“They are not naked in the movie,” Pedro Almodóvar told the audience to big laughs at the In Conversation with… series at the 48th Annual Toronto International Film Festival.
TIFF CEO Cameron Baily moderated the talk with the legendary director (linked below), and it was so surreal to see him in person. This is a man who has made kaleidoscope-colored melodrama come alive with sexy and emotional screenplays and performances. I was in awe to be in his presence. When Bailey brought up that Almodóvar was in early talks to direct 2005’s Brokeback Mountain, he reveals that the last line of dialogue in Strange Way of Life is a direct answer to Ennis del Mar’s question to Jack Twist in how two men could live a life together alone up on that mountain.
Strange Way Of Life centers on two cowboys–Pedro Pascal’s Silva and Ethan Hawke’s Jake–who have a sordid and romantic past. Silva tells Jake that he needs to see the town doctor since his back is killing him, but their first meeting together crackles with sexual tension. Hawke’s voice is deep, gravelly, and macho–almost as if he is peacocking as a cowboy that he saw in the movies.
The film flashes back to when Silva and Jake meet (an over-the-top sequence involving a spurting barrel of red wine), and we see how they tumbled into bed with one another. That scene is linked to how these two gunslingers rekindle their passion upon reuniting. The next morning, Jake realizes why Silva has actually returned to Bitter Creek. There is a pull between Pascal and Hawke: Pascal’s Silva yearns for that touch again and Jake is clearly resisting his urges. They are a dynamite pair.
The design, of course, is top-tier.
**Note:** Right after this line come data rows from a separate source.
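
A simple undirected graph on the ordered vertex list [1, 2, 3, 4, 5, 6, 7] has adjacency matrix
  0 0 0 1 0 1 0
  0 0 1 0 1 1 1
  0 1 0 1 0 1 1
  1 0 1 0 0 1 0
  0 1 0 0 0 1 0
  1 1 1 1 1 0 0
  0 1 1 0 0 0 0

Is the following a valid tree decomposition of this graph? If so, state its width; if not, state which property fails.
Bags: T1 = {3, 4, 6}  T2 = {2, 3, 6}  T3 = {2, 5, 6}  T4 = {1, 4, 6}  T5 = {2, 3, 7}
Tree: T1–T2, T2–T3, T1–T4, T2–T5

Yes; width 2.

Every vertex of G appears in some bag (union = {1, 2, 3, 4, 5, 6, 7}); every edge is covered by a bag; and for each vertex v the set of bags containing v is connected in the bag tree. The decomposition is therefore valid. The largest bag has 3 vertices, so the width is 2.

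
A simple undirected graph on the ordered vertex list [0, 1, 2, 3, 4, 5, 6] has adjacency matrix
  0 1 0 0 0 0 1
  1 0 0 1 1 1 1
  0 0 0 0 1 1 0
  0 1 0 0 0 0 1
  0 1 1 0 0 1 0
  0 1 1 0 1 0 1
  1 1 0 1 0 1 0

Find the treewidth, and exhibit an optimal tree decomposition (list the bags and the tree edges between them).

Treewidth 2.
Bags: B1 = {1, 4, 5}  B2 = {2, 4, 5}  B3 = {1, 5, 6}  B4 = {0, 1, 6}  B5 = {1, 3, 6}
Tree: B1–B2, B1–B3, B3–B4, B4–B5

Each bag holds 3 vertices, so the decomposition has width 2, which upper-bounds the treewidth. For the lower bound, the 3 vertices {1, 4, 5} are pairwise adjacent, and any tree decomposition puts a clique entirely inside one bag — forcing width ≥ 2. Therefore the treewidth is 2.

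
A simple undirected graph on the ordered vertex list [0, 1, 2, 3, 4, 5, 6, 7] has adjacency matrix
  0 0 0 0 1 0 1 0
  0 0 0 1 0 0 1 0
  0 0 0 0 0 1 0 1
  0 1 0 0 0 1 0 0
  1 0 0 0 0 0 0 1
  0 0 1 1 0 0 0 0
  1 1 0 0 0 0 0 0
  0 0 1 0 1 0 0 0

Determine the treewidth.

2

A width-2 tree decomposition is:
Bags: B1 = {0, 4, 7}  B2 = {0, 2, 7}  B3 = {0, 2, 5}  B4 = {0, 3, 5}  B5 = {0, 1, 3}  B6 = {0, 1, 6}
Tree: B1–B2, B2–B3, B3–B4, B4–B5, B5–B6
Each bag holds 3 vertices, so the decomposition has width 2, which upper-bounds the treewidth. The edges 0–4–7–2–5–3–1–6–0 form a cycle, so G is not a tree and its treewidth is at least 2. The upper and lower bounds meet at 2, so that is the treewidth.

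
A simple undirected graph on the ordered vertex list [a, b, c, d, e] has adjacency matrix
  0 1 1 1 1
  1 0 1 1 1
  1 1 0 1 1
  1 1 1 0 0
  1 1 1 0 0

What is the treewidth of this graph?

A width-3 tree decomposition is:
Bags: B1 = {a, b, c, e}  B2 = {a, b, c, d}
Tree: B1–B2
Every bag has size at most 4, so the width is 4 − 1 = 3 and tw(G) ≤ 3. On the other hand G contains the 4-clique {a, b, c, d}. A clique must lie in a single bag of any decomposition, so no decomposition can have width below 3. Therefore the treewidth is 3.

3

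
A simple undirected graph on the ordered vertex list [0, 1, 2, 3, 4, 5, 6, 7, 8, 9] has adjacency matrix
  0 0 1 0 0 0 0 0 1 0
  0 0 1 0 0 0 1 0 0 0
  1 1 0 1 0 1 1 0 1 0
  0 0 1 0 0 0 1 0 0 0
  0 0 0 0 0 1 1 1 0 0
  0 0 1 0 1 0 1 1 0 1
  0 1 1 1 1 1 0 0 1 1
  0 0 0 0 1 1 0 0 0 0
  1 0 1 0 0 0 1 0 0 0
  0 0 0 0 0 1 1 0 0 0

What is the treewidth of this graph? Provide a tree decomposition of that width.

The largest bag has 3 vertices, giving width 2; this decomposition certifies tw(G) ≤ 2. On the other hand G contains the 3-clique {0, 2, 8}. A clique must lie in a single bag of any decomposition, so no decomposition can have width below 2. Hence tw(G) = 2 exactly.

Treewidth 2.
Bags: B1 = {4, 5, 6}  B2 = {2, 5, 6}  B3 = {1, 2, 6}  B4 = {5, 6, 9}  B5 = {2, 6, 8}  B6 = {2, 3, 6}  B7 = {4, 5, 7}  B8 = {0, 2, 8}
Tree: B1–B2, B2–B3, B2–B4, B2–B5, B5–B6, B1–B7, B5–B8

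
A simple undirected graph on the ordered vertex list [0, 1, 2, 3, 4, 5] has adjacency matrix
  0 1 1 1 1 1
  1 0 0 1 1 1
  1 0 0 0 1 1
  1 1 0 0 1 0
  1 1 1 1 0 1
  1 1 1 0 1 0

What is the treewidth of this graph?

A width-3 tree decomposition is:
Bags: B1 = {0, 1, 4, 5}  B2 = {0, 2, 4, 5}  B3 = {0, 1, 3, 4}
Tree: B1–B2, B1–B3
Every bag has size at most 4, so the width is 4 − 1 = 3 and tw(G) ≤ 3. For the lower bound, the 4 vertices {0, 1, 3, 4} are pairwise adjacent, and any tree decomposition puts a clique entirely inside one bag — forcing width ≥ 3. The upper and lower bounds meet at 3, so that is the treewidth.

3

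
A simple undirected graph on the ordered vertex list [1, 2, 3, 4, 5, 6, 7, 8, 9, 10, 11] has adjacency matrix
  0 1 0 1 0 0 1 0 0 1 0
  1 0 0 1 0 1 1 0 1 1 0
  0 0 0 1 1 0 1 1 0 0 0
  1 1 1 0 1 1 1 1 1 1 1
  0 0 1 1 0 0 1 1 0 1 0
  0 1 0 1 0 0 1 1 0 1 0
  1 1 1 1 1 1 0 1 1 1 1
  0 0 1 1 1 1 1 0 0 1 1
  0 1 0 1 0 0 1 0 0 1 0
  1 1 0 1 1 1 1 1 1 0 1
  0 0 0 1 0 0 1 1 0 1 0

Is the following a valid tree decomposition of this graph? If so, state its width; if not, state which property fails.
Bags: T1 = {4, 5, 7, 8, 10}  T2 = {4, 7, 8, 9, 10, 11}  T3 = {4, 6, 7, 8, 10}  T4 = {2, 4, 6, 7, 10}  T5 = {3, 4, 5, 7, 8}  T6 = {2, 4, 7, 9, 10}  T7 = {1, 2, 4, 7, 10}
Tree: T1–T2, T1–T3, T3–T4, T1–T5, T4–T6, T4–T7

No — bags containing vertex 9 are not connected in the tree.

A tree decomposition must satisfy three properties: every vertex lies in some bag; for every edge, both endpoints lie together in some bag; and for every vertex, the bags containing it form a connected subtree. Here bags containing vertex 9 are not connected in the tree, so the decomposition is invalid.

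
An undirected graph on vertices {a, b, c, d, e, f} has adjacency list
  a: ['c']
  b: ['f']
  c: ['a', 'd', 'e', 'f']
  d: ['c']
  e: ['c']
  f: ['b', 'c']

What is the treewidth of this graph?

A width-1 tree decomposition is:
Bags: B1 = {c, e}  B2 = {c, d}  B3 = {c, f}  B4 = {a, c}  B5 = {b, f}
Tree: B1–B2, B1–B3, B2–B4, B3–B5
Each bag holds 2 vertices, so the decomposition has width 1, which upper-bounds the treewidth. G has an edge, so its treewidth is at least 1. Therefore the treewidth is 1.

1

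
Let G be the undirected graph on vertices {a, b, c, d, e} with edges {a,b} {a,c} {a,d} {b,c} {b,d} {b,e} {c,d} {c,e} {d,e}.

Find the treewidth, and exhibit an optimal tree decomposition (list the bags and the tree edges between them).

Treewidth 3.
One optimal decomposition is:
Bags: B1 = {a, b, c, d}  B2 = {b, c, d, e}
Tree: B1–B2

Every bag has size at most 4, so the width is 4 − 1 = 3 and tw(G) ≤ 3. On the other hand G contains the 4-clique {b, c, d, e}. A clique must lie in a single bag of any decomposition, so no decomposition can have width below 3. Hence tw(G) = 3 exactly.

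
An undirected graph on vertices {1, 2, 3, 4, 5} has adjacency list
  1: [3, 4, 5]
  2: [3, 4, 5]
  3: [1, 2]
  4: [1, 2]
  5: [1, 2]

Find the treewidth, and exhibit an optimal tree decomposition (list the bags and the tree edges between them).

The largest bag has 3 vertices, giving width 2; this decomposition certifies tw(G) ≤ 2. For the lower bound, G contains the cycle 1–3–2–4–1, so G is not a forest; only forests have treewidth ≤ 1, hence tw(G) ≥ 2. Therefore the treewidth is 2.

Treewidth 2.
One such decomposition:
Bags: B1 = {1, 2, 3}  B2 = {1, 2, 4}  B3 = {1, 2, 5}
Tree: B1–B2, B2–B3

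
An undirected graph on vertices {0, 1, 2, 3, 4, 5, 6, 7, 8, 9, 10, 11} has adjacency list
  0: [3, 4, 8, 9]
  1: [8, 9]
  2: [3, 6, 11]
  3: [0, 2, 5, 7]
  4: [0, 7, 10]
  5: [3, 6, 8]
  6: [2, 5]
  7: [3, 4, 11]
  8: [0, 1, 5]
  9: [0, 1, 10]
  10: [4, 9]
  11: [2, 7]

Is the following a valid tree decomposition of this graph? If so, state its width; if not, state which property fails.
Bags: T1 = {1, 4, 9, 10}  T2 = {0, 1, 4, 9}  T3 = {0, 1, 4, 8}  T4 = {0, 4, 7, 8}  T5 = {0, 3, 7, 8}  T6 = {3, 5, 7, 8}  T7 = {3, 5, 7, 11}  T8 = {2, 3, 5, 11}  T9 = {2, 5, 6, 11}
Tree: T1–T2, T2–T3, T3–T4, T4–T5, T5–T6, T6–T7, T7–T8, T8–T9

Vertex coverage: the bags together contain {0, 1, 2, 3, 4, 5, 6, 7, 8, 9, 10, 11}, the full vertex set. Edge coverage: each edge of G has both endpoints in at least one bag. Running intersection: for every vertex, the bags containing it form a connected subtree. All three properties hold, so this is a valid tree decomposition of width max|bag| − 1 = 3, and hence tw(G) ≤ 3.

Yes; width 3.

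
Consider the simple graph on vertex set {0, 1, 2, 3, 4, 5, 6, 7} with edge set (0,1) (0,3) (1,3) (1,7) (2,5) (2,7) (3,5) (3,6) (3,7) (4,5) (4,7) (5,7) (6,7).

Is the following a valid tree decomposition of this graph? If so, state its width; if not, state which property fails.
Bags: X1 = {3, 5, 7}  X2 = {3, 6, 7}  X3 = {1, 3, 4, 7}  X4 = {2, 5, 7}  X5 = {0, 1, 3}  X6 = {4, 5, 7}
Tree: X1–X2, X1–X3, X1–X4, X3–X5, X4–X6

A tree decomposition must satisfy three properties: every vertex lies in some bag; for every edge, both endpoints lie together in some bag; and for every vertex, the bags containing it form a connected subtree. Here bags containing vertex 4 are not connected in the tree, so the decomposition is invalid.

No — bags containing vertex 4 are not connected in the tree.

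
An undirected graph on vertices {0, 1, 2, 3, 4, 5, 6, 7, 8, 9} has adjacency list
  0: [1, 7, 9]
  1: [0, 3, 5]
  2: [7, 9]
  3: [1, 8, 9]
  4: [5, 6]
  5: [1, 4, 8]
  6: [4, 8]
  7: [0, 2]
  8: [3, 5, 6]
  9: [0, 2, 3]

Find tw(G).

A width-2 tree decomposition is:
Bags: B1 = {4, 5, 6}  B2 = {5, 6, 8}  B3 = {1, 5, 8}  B4 = {1, 3, 8}  B5 = {0, 1, 3}  B6 = {0, 3, 9}  B7 = {0, 7, 9}  B8 = {2, 7, 9}
Tree: B1–B2, B2–B3, B3–B4, B4–B5, B5–B6, B6–B7, B7–B8
Each bag holds 3 vertices, so the decomposition has width 2, which upper-bounds the treewidth. For the lower bound, G contains the cycle 4–6–8–5–4, so G is not a forest; only forests have treewidth ≤ 1, hence tw(G) ≥ 2. Combining the bounds, tw(G) = 2.

2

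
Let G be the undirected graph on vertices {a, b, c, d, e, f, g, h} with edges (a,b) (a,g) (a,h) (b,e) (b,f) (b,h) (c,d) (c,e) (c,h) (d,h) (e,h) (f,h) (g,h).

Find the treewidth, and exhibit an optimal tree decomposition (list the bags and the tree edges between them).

Treewidth 2.
Bags: B1 = {a, b, h}  B2 = {a, g, h}  B3 = {b, e, h}  B4 = {c, e, h}  B5 = {b, f, h}  B6 = {c, d, h}
Tree: B1–B2, B1–B3, B3–B4, B3–B5, B4–B6

Every bag has size at most 3, so the width is 3 − 1 = 2 and tw(G) ≤ 2. Conversely, {c, d, h} is a clique of size 3, and the vertices of any clique must share a bag in every tree decomposition; so some bag has ≥ 3 vertices and tw(G) ≥ 2. The upper and lower bounds meet at 2, so that is the treewidth.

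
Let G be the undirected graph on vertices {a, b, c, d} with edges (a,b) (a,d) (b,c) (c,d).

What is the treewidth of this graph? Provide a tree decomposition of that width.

Treewidth 2.
One such decomposition:
Bags: B1 = {a, b, d}  B2 = {b, c, d}
Tree: B1–B2

Each bag holds 3 vertices, so the decomposition has width 2, which upper-bounds the treewidth. For the lower bound, G contains the cycle b–a–d–c–b, so G is not a forest; only forests have treewidth ≤ 1, hence tw(G) ≥ 2. Therefore the treewidth is 2.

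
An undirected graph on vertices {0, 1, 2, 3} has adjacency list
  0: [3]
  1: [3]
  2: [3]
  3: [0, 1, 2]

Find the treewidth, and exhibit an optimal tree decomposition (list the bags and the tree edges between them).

Treewidth 1.
One optimal decomposition is:
Bags: B1 = {0, 3}  B2 = {1, 3}  B3 = {2, 3}
Tree: B1–B2, B1–B3

Every bag has size at most 2, so the width is 2 − 1 = 1 and tw(G) ≤ 1. Any graph with an edge has treewidth ≥ 1, and G has the edge 0–3. Hence tw(G) = 1 exactly.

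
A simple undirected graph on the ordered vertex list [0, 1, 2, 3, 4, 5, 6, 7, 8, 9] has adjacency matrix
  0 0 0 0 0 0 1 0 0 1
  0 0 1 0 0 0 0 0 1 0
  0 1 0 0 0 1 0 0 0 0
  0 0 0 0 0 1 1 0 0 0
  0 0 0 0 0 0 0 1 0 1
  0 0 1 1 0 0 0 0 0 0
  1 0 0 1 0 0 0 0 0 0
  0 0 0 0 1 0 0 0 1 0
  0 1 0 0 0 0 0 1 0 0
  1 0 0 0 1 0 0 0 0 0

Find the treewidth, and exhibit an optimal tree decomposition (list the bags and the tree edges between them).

Treewidth 2.
One optimal decomposition is:
Bags: B1 = {0, 3, 6}  B2 = {0, 3, 5}  B3 = {0, 2, 5}  B4 = {0, 1, 2}  B5 = {0, 1, 8}  B6 = {0, 7, 8}  B7 = {0, 4, 7}  B8 = {0, 4, 9}
Tree: B1–B2, B2–B3, B3–B4, B4–B5, B5–B6, B6–B7, B7–B8

Each bag holds 3 vertices, so the decomposition has width 2, which upper-bounds the treewidth. Since 0–6–3–5–2–1–8–7–4–9–0 is a cycle in G, G is not acyclic. Forests are exactly the graphs of treewidth ≤ 1, so tw(G) ≥ 2. Therefore the treewidth is 2.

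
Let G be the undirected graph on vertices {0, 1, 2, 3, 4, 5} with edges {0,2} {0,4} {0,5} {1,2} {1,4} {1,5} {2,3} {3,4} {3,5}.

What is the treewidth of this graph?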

Costumes by Saint Laurent make Strange Way the most fashionable wild west you have ever seen–it helps that Almodóvar casts unbelievably beautiful men like his leads and Elite‘s Manu Rios (an eventual Almodóvar muse, right?). This short is unbelievably paced. It clocks in just over thirty minutes, but Almodóvar keeps it moving so well that the credits were rolling before I knew it.
Are Jake and Silva searching a romantic partnership or do they just need one night with each other to make themselves feel alive again? Almodóvar’s filmography is jammed with characters who question their desires directly related to their circumstances and Strange Way is no different. It feels forbidden and sexy. Almodóvar has always been fascinated by the mechanics of masculinity and sex, and there is something about Strange Way that reminded of how you are taught to play in a masculine way but then you leave that behind when you grow older. Almodóvar’s film is a daydream–an exploration of traditional American cowboy machismo imbued with taboos of male-on-male lust.
Almodóvar’s name surely is a threat to enter the Live Action Short Film race this year. The Human Voice made the cut when the Academy only listed 10 films, and they have currently bulked that up to 15 in the last two years. Almost everyone predicted the Tilda Swinton one-woman show to nab a slot at the Oscars that year, but it was inexplicably unmentioned.
Strange Way of Life looks, to me, like it will make the cut for a number of factors. Yes, Almodóvar’s name gives the film clout and respect, and his cast, especially with Emmy-nominated Pedro Pascal, will pique viewer interest. Above everything else, though, it’s gorgeously rendered and is a film that explores a lot of storied themes of manhood from a master director who has always been interested in that very topic.